Lesson 2: Receiving Care
Last week we talked about compassion as a motivational stance, a way of being in the world that requires skills that can and need to be trained. And while care and compassion can be trained, it is more implicitly learned in and through our relationships. In a way we have been receiving training our whole lives on how to be a parent, teacher or carer by how we ourselves have been cared for. How and what was seen in us by our caregivers directly corresponds to how and what we see in our children and students. For example, as children we are introduced to our deep human dignity and potential by others who see those things in us, take joy in the basic goodness of our being, wish us well, and thereby help us to recognize our deep worth and potential. It is from there that we can sense the same deep human worth and potential in others. This means that our capacity to extend care is deeply connected to our ability to receive care.
This experience of being seen as worthy of appreciation and care has occurred in many moments with others in our lives, moments of caring connection and joy in each other, many of which are now forgotten. In any such moment of caring connection, someone sees us, or we see someone, in their deep worth and potential. To recall such a moment of loving connection, and to soak in that moment in meditation practice, helps us sense and embody this deep worth and potential of ourselves and others. And like anything, the more we practice this, the more stable that perspective and attitude of care and compassion becomes.
What is also beautiful about this practice however, is the power it has to sort of shift our view and start to actually see the web of care that surrounds us every day. We can start to focus on simple moments of connection that maybe we didn’t notice before. The way the barista smiled at us this morning, the woman who held the door open when we were pushing a stroller with one hand and holding a child with the other, a colleague who helped you out with a lesson, a driver who let you in during rush hour, a great exchange with a student, an unexpected hug from your teenager or watching your baby sleep.
It is essentially noticing the small moments that peek through every day in the midst of our busy and often stressful lives: maybe it is how cozy your bed is, the way the light dapples through the trees when you walk in your neighborhood or school, the way a leaf falls so gently from the sky during the fall - it is a sense of coming home that is embued with kindness, gentleness and welcome.
The more we learn to recognize these moments and to soak them in, the more they start to settle into us and create a deeper sense of home within us. The more welcomed and seen we feel in the world, the more we can see and welcome others, particularly our students and children.
We all have what Rick Hanson calls a negativity bias - a way that our brains are velcro for the bad and teflon for the good. For very good reasons - ones that we touched on last week when we discussed Paul Gilbert’s work on the threat system - we are more primed to notice the negative. We are hyper conditioned to be on alert. We are neither wired nor conditioned to savor moments of connection. So that is why we need to do this work and in this very real way receiving care is not selfish, it is the very means needed to extend the care we give to our children and students every day. We simply cannot give what we don’t have - we can’t model for our children a sense of safety, security and “at homeness” that we don’t have.
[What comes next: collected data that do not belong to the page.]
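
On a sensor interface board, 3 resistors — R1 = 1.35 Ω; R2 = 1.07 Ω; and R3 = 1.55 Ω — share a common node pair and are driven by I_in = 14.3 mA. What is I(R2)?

I ≈ 5.76 mA

ΣG = 1/1.35 + 1/1.07 + 1/1.55 = 2.320.
By the current-divider rule, I = I_in · G_k/ΣG = 14.3 × 0.4028 = 5.759 mA.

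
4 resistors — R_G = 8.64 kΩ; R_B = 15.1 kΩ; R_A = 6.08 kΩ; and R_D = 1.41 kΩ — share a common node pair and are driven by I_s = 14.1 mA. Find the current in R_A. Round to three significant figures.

I ≈ 2.20 mA

Total conductance ΣG = 1/8.64 + 1/15.1 + 1/6.08 + 1/1.41 = 1.056 (units of 1/kΩ).
R_A takes the fraction G_k/ΣG = 0.1645/1.056 = 0.1558, so I = 14.1 × 0.1558 = 2.197 mA.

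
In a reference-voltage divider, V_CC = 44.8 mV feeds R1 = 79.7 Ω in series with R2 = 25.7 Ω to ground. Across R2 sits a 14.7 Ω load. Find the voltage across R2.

V_out ≈ 4.70 mV

R2 ‖ R_L = (25.7 × 14.7)/(25.7 + 14.7) = 9.351 Ω.
Now apply the divider: V_out = 44.8 × 0.1050 = 4.704 mV.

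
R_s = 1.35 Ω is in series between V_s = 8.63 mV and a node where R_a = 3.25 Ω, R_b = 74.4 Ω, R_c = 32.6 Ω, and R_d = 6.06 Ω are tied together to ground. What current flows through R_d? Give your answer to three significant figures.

I ≈ 0.839 mA

Combine the parallel branches: R_p = (1/3.25 + 1/74.4 + 1/32.6 + 1/6.06)⁻¹ = 1.935 Ω.
Node voltage V_A = V_s · R_p/(R_s + R_p) = 8.63 × 0.5890 = 5.083 mV.
Branch current I = V_A/R_d = 5.083/6.06 = 0.8388 mA.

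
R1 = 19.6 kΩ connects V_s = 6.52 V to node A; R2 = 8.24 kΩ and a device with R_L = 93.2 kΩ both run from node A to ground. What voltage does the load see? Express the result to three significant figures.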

To end this week, I’d like to leave you with a poem that really speaks to noticing these simple moments of care and how embodying them can change the whole world around us.
At the Corner Store by Alison Luterman
It was a new old man behind the counter,
skinny, brown and eager.
He greeted me like a long lost daughter,
as if we both came from the same world,
someplace warmer and more gracious than this cold city.
I was thirsty and alone. Sick at heart, grief-soiled,
and his face lit up as if I were his prodigal daughter
coming back to the freezer bins in front of the register
which were still and always filled
with the same old [Cable Car] ice-cream sandwiches and cheap frozen greens.
Back to the knobs of beef and packages of hotdogs,
these familiar shelves strung with potato chips and corn chips,
stacked-up beer boxes and immortal Jim Beam.
I lumbered to the case and bought my precious bottled water
and he returned my change, beaming
as if I were the bright new buds on the just-bursting-open cherry trees,
as if I were everything beautiful struggling to grow,
and he was blessing me as he handed me my dime
over the dirty counter and the plastic tub of red licorice whips.
This old man who didn’t speak English
beamed out love to me in the iron week after my mother’s death
so that when I emerged from his store
my whole cockeyed life—
what a beautiful failure!—
glowed gold like a sunset after rain.
Frustrated city dogs were yelping in their yards,
mad with passion behind their chain-linked fences,
and in the driveway of a peeling-paint house
a woman and a girl danced to contagious reggae.
Praise Allah! Jah! The Buddha! Kwan Yin,
Jesus, Mary and even jealous old Jehovah!